Tel Aviv family court says the six-year-old must live with his maternal aunt after he was 'abducted' to Israel

Michael Daventry is foreign editor of Jewish News

Eitan Biran (lower right) was the only survivor of the accident that killed his parents and brother
Eitan Biran (lower right) was the only survivor of the accident that killed his parents and brother

A six-year-old Israeli boy who survived a horrific cable car crash on an Italian mountain must be returned to relatives of his father in Italy, a court has ordered.

The family court in Tel Aviv found Eitan Biran’s “regular residence” was in Italy and that he had lived there since his parents moved there from Israel when he was only a few weeks old.
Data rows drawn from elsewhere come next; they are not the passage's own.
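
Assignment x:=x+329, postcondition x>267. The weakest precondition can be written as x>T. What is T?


Formula: wp(x:=E, P) = P[E/x] (substitute E for x in postcondition)
Step 1: Postcondition: x>267
Step 2: Substitute x+329 for x: x+329>267
Step 3: Solve for x: x > 267-329 = -62

-62


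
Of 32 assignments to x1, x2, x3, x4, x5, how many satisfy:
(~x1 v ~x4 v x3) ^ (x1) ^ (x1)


CNF with 3 clauses over 5 vars (32 assignments).
An assignment satisfies CNF iff every clause has >=1 true literal.
Check each row (bits = x1,x2,x3,x4,x5; clause T/F shown):
  row 0 [00000]: clauses=TFF -> 0
  row 1 [00001]: clauses=TFF -> 0
  row 2 [00010]: clauses=TFF -> 0
  row 3 [00011]: clauses=TFF -> 0
  row 4 [00100]: clauses=TFF -> 0
  row 5 [00101]: clauses=TFF -> 0
  row 6 [00110]: clauses=TFF -> 0
  row 7 [00111]: clauses=TFF -> 0
  row 8 [01000]: clauses=TFF -> 0
  row 9 [01001]: clauses=TFF -> 0
  row 10 [01010]: clauses=TFF -> 0
  row 11 [01011]: clauses=TFF -> 0
  row 12 [01100]: clauses=TFF -> 0
  row 13 [01101]: clauses=TFF -> 0
  row 14 [01110]: clauses=TFF -> 0
  row 15 [01111]: clauses=TFF -> 0
  row 16 [10000]: clauses=TTT -> 1
  row 17 [10001]: clauses=TTT -> 1
  row 18 [10010]: clauses=FTT -> 0
  row 19 [10011]: clauses=FTT -> 0
  row 20 [10100]: clauses=TTT -> 1
  row 21 [10101]: clauses=TTT -> 1
  row 22 [10110]: clauses=TTT -> 1
  row 23 [10111]: clauses=TTT -> 1
  row 24 [11000]: clauses=TTT -> 1
  row 25 [11001]: clauses=TTT -> 1
  row 26 [11010]: clauses=FTT -> 0
  row 27 [11011]: clauses=FTT -> 0
  row 28 [11100]: clauses=TTT -> 1
  row 29 [11101]: clauses=TTT -> 1
  row 30 [11110]: clauses=TTT -> 1
  row 31 [11111]: clauses=TTT -> 1
Full result column, 8 rows per line (x1,x2 fixed per line; x3,x4,x5 runs 000..111 left to right):
  rows 0-7 [x1,x2=00]: 00000000  (ones: 0)
  rows 8-15 [x1,x2=01]: 00000000  (ones: 0)
  rows 16-23 [x1,x2=10]: 11001111  (ones: 6)
  rows 24-31 [x1,x2=11]: 11001111  (ones: 6)
Satisfying assignments = 0+0+6+6 = 12

12


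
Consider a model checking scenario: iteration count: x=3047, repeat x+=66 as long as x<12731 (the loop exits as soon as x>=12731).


Step 1: x goes from 3047 toward 12731 by 66; the body runs while x<12731, so iterations = ceil((bound-start)/step)
Step 2: Distance=9684
Step 3: ceil(9684/66)=147

147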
Eitan had become the focus of a cross-border custody battle after his maternal grandparents took him to Israel.

Both of Eitan’s parents were killed in the accident near Lake Maggiore in May, along with his great-grandparents and two-year-old brother.

Eitan suffered severe injuries including multiple broken bones but appears to have survived because of his father, who cushioned his fall.

He left hospital several weeks later and was put by Italian authorities into the care of his paternal aunt Aya Biran-Nirko.

But during a visit his maternal grandfather drove him to Switzerland, without the aunt’s consent, and chartered a private jet from there to Israel.

On Monday the Tel Aviv court dismissed the grandfather’s argument that because his parents had intended to return from Italy, Israel should be considered his home.

The Israeli ruling said the boy’s aunt had been granted guardianship rights by an Italian court, which allowed her to argue successfully that his transfer to Israel by the grandfather had violated international agreements.

But it said it hoped that the rift between the two sides of Eitan’s family could be healed: “The boy is the only survivor of the cable car accident and the message of his late parents’ ‘spiritual will’ would be for their families to set the right path on which the boy can tread peacefully and safely between them.”

Prosecutors in northern Italy had begun an abduction investigation after Eitan was taken last month.

His aunt’s family had argued it was an infringement of the 1980 Hague Abduction Convention.

There was no immediate comment from his maternal grandparents, but Eitan’s paternal relatives said in a statement: “there are no victors and no vanquished, no winners and no losers.

“There is only Eitan. All that we ask now is that Eitan returns home quickly, to friends and to school, to his family and especially to the therapeutic and educational frameworks that he needs.”